Babur defended his position with 700 wagons tied together in a line. Between every second wagon was a breastwork for his musketeers to fire from. At several places in the line, he left sally points 150 riders wide for his cavalry to advance through. Babur secured his right flank against the city of Panipat. On the left, he dug a trench filled with branches as an obstacle against cavalry.

When Ibrahim attacked, the frontage presented by Babur was too narrow for him to effectively employ his force. Musket and cannon pinned Ibrahim's centre while horse archers harried the flanks and rear. The noise of cannon panicked the elephants, adding to the casualties. Ibrahim and 20,000 of his men were killed in the battle.
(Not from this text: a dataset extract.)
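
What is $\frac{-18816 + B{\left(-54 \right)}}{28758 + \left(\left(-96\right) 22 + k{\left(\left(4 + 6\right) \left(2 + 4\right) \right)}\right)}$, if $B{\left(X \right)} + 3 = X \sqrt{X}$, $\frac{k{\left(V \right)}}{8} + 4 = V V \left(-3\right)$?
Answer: $\frac{18819}{59786} + \frac{81 i \sqrt{6}}{29893} \approx 0.31477 + 0.0066373 i$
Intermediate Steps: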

Thousands more died as the army retreated.

==Aftermath==
The battle of Panipat was militarily a decisive victory for Babur. However, to secure his position, Babur was still to fight the Mewar ruler Rana Sanga at Khanwa in 1527, and the eastern Afghans at the Ghaghra River in 1529. Politically it gained Babur new lands and initiated a new phase of his establishment of the Mughal Empire in the heart of the Indian subcontinent – an empire that lasted for over 200 years.